Das erinnert mich an Debatten vor vielen Jahren, als es darum ging. den Atommüll zu entsorgen, eine Endlagerstätte zu finden, die wir hier im Land immer noch nicht haben. Auch damals wurde schwadroniert darüber, diesen Müll doch ins Ausland zu verkaufen, in die Wüste Gobi, auf den Mond oder wohin auch immer. Hauptsache weg von Deutschland. Nicht in der Nähe meines Grundstücks. Wir haben den Müll zwar produziert, haben mit dem Atom Geld verdient, aber den Dreck sollen andere für uns wegschaffen. Das nennt man dann eine Wertedebatte, oder wie nennen Sie das, Herr Söder? Der bayerische Ministerpräsident und CSU-Chef, so beschreiben das die Medien in Berlin, treibe in dieser Frage den Bundeskanzler vor sich her. Söder hat zwar auch keine Lösung, er fordert im Sinne des Stammtisches immer nur: Sofort müsse Scholz das tun und jenes, abschieben, einsperren, auch wenn das nicht geht. Das weiß er, aber die Lufthoheit über den Stammtischen, die beherrscht er. Dass die AfD davon profitiert ist ihm doch egal, Hauptsache die Ampel kriegt dafür die Prügel, der Kanzler muss weg, Neuwahlen her.
Hetze gegen Ausländer
Flucht vor der Flucht, nennt das Holger Möhle im „Bonner Generalanzeiger“. Recht hat er. Deutschland, die EU, im Grunde alle wollen ein Problem loswerden. Dies zu kritisieren, heißt nicht, der unkontrollierten Zuwanderung alle Türen zu öffnen. Wir sollten aber der in weiten Teilen rechtsextremen AfD nicht erlauben, mit dem Eindruck Punkte zu gewinnen, ein Problem von globalem Ausmaß ließe sich national lösen. Die Höckes und Weidels und all die anderen aus der ultrarechten Ecke wollen ja gar nicht das Problem lösen, dann stünden sie ja programmatisch fast nackt da. Sie betreiben böse Hetze gegen Ausländer und Geflüchtete, nichts anderes haben sie im Sinn. Und deswegen stacheln sie ihre Anhänger und solche, die empfänglich sind für dermaßen Argumentation, gegen Ausländer an. Sie gaukeln ihnen vor, dass die anderen Parteien, vor allem die, die gerade die Regierung stellen, also SPD, die Grünen und die FDP dafür verantwortlich seien, dass sie keine ordentliche Wohnung hätten, keinen Job mit Zukunft, dass Ausländer ihnen die Wohnung wegnähmen, ausländische Kinder ihnen die Plätze in der Kita streitig machten, dass Ausländer also die Schuld trügen für ihre missliche Lage.
Dass dies rundum gelogen ist, wissen die Höckes und die Weidels, aber sie wissen auch, wie leicht manche Zeitgenossen, die irgendwo am Rande der Gesellschaft leben, weil sie vielleicht Pech gehabt haben in ihrem Leben, für solche Kampagnen zu gewinnen sind.
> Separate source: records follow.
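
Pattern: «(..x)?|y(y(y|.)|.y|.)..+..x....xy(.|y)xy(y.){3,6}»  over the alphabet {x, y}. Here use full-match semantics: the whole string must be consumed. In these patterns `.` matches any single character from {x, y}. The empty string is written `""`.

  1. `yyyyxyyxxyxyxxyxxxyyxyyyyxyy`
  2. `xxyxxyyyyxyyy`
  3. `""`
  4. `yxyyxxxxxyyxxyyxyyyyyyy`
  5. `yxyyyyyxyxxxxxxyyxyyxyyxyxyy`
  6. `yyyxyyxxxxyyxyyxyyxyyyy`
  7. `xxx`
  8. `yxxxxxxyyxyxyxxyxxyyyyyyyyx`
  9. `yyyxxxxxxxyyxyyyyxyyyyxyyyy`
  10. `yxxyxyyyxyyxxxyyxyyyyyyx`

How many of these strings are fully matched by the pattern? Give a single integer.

1 → match
2 → no match
3. `""` → match
4 → match
5 → match
6 → match
7. `xxx` → match
8 → match
9 → no match
10 → match
Total matched: 8

8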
Es geht mir nicht so sehr um die wenigen Geflüchteten, die sich strafbar gemacht haben. Sie sind nur eine verschwindend kleine Zahl in diesem Millionen Heer. Straffällig gewordene Ausländer, Schwerstkriminelle, Extremisten, die den Staat, der ihnen Schutz und Freiheit gewährt, bekämpfen und verachten, haben ihr Bleiberecht in Deutschland verwirkt. Sie sollten abgeschoben werden, auch dann, wenn ihr Herkunftsland Afghanistan heißt. Dass dort die Steinzeit-Taliban herrschen, wussten die Ausländer, ehe sie sich strafbar machten. Und doch ist das mit Sofort-Raus sehr schwer.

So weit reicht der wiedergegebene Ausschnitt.